Eu me levantei, dando um passo lento e cauteloso em direção a ele com minha mão estendida. Eu alcancei, tocando o lugar onde a cicatriz deveria ter estado. Deveria estar.
“Eu não entendo—”
“Não— não foi tão ruim?” ele disse, sua voz se elevando em incerteza. Ele deu um passo para trás de mim, levantando a mão sobre o lugar onde eu tinha acabado de tocar. “Eu— eu não lembro.”
“Como você não lembra disso, Aarão?”
“Lembrar do quê?” Ele deu outro passo para trás.
“Minha mãe ofereceu seu sangue a você?” eu perguntei, meu estômago apertando. Algo estava errado aqui.
“Seu sangue? Do que você está falando? Você está bem, Maeve?”
“Ela me amaldiçoou, Aarão!” Eu explodi, as palavras explodindo de meus lábios. “Você caiu daquela árvore e ela me amaldiçoou por isso!” Minhas mãos se fecharam em punhos ao meu lado, a fúria subindo pela minha espinha.
“Oh, isso? Isso não foi tão ruim assim. Parecia pior do que — do que foi,” ele gaguejou. “Eu estava bem. Eu estava realmente bem. Nem tudo deixa uma cicatriz—”
Eu levantei minha mão, sentindo meu peito até meu dedo encontrar a cicatriz elevada em forma de meia-lua sobre meu seio. Rowan havia causado a lesão que me deu a cicatriz. Tinha sido um acidente, seu estilingue não acertou o alvo e a pedra ricocheteou no quebra-mar recém-construído e me atingiu no peito com força suficiente para abrir a pele.

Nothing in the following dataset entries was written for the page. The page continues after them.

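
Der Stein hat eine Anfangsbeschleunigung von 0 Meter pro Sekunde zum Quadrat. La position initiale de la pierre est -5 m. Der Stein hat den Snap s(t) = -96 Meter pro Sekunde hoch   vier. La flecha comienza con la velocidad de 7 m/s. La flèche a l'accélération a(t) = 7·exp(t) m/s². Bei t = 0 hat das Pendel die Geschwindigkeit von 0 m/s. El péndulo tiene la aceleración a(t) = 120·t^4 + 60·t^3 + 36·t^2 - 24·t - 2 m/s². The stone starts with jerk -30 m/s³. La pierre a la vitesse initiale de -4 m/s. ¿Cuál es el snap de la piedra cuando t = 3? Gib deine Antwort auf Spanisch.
De la ecuación del snap s(t) = -96, sustituimos t = 3 para obtener s = -96.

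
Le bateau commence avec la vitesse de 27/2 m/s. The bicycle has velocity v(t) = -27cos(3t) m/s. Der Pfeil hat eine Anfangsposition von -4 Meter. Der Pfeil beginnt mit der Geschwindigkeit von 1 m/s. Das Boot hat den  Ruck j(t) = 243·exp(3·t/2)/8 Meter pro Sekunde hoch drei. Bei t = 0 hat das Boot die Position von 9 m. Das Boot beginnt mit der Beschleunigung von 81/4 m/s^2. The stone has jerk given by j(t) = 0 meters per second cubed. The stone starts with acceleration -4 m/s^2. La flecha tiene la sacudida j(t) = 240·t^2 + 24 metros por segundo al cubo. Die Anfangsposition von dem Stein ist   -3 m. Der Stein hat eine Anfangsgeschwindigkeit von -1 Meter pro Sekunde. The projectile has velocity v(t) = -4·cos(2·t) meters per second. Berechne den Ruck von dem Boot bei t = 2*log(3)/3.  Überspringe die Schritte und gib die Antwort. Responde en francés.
j(2*log(3)/3) = 729/8.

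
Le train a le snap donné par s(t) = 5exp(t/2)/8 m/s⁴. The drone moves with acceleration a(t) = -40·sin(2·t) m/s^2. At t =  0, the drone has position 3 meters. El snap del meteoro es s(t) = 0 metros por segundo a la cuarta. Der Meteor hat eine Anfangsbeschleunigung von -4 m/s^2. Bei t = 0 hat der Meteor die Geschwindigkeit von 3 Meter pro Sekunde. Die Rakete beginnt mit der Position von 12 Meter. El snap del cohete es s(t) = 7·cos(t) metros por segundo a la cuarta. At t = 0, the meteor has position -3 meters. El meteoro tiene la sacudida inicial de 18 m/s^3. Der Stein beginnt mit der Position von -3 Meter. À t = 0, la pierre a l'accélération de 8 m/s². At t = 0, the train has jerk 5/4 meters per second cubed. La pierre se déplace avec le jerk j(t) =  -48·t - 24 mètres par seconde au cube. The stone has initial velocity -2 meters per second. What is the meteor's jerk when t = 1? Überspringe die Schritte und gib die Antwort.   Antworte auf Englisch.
At t = 1, j = 18.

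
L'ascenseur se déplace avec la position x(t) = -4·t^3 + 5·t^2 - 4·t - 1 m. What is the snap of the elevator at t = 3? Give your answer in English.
To solve this, we need to take 4 derivatives of our position equation x(t) = -4·t^3 + 5·t^2 - 4·t - 1. The derivative of position gives velocity: v(t) = -12·t^2 + 10·t - 4. The derivative of velocity gives acceleration: a(t) = 10 - 24·t. The derivative of acceleration gives jerk: j(t) = -24. The derivative of jerk gives snap: s(t) = 0. From the given snap equation s(t) = 0, we substitute t = 3 to get s = 0.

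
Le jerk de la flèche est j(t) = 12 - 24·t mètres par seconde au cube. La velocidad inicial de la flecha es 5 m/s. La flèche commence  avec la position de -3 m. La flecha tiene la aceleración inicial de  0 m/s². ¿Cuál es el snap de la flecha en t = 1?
Partiendo de la sacudida j(t) = 12 - 24·t, tomamos 1 derivada. La derivada de la sacudida da el snap: s(t) = -24. De la ecuación del snap s(t) = -24, sustituimos t = 1 para obtener s = -24.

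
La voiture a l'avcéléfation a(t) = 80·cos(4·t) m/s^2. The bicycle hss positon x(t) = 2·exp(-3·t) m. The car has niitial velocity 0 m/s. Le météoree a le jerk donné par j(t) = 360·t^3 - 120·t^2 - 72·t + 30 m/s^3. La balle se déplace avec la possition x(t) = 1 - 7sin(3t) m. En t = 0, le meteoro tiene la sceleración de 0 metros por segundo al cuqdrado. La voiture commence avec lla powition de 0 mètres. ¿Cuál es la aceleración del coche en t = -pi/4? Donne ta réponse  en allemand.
Mit a(t) = 80·cos(4·t) und Einsetzen von t = -pi/4, finden wir a = -80.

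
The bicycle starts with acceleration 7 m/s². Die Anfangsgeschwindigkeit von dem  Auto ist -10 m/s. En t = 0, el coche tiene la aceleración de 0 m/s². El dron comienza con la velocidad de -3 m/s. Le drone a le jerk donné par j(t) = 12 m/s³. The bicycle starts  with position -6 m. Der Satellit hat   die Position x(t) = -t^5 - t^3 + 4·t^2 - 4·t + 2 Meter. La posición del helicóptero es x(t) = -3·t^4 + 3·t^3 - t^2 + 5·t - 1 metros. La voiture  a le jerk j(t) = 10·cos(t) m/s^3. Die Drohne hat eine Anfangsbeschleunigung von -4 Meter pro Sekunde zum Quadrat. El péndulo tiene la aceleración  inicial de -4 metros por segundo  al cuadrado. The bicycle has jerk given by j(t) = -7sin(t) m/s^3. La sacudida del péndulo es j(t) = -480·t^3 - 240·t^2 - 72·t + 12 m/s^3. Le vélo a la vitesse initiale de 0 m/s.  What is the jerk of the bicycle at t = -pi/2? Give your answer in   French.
Nous avons le jerk j(t) = -7·sin(t). En substituant t = -pi/2: j(-pi/2) = 7.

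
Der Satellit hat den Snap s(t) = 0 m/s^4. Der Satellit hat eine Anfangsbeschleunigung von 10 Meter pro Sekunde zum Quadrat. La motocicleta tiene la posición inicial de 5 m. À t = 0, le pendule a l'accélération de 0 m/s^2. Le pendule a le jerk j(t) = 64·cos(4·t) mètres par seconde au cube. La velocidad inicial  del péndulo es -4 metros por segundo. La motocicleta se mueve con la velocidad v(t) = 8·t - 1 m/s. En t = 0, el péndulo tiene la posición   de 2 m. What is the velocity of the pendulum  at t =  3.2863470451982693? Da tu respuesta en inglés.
To find the answer, we compute 2 antiderivatives of j(t) = 64·cos(4·t). The antiderivative of jerk is acceleration. Using a(0) = 0, we get a(t) = 16·sin(4·t). Finding the integral of a(t) and using v(0) = -4: v(t) = -4·cos(4·t). Using v(t) = -4·cos(4·t) and substituting t = 3.2863470451982693, we find v = -3.34800257308969.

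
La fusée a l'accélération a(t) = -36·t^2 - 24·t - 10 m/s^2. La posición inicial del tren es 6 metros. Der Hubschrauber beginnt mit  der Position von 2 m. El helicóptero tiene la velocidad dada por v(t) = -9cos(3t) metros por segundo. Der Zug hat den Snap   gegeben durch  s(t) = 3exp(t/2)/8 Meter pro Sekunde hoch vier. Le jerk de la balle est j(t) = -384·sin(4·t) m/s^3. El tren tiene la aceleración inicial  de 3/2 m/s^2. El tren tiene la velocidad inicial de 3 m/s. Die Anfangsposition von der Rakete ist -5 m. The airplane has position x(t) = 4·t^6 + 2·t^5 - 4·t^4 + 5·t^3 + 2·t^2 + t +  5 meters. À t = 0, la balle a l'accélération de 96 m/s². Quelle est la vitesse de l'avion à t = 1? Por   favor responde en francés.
En partant de la position x(t) = 4·t^6 + 2·t^5 - 4·t^4 + 5·t^3 + 2·t^2 + t + 5, nous prenons 1 dérivée. En prenant d/dt de x(t), nous trouvons v(t) = 24·t^5 + 10·t^4 - 16·t^3 + 15·t^2 + 4·t + 1. De l'équation de la vitesse v(t) = 24·t^5 + 10·t^4 - 16·t^3 + 15·t^2 + 4·t + 1, nous substituons t = 1 pour obtenir v = 38.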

Era uma ferida pequена, superficial. Nada que precisasse dos poderes de minha mãe para cicatrizar. Mas a lesão de Aarão tinha sido muito, muito pior. O médico da vila havia sido chamado. Aarão havia saído em uma tipóia, sua pele costurada com um fio grosso e preto.
“Como—”
Ele se virou de mim, caminhando com grande velocidade. Eu fiquei boquiaberta, lutando contra o turbilhão de confusão que me mantinha imóvel, minha mente em disparada.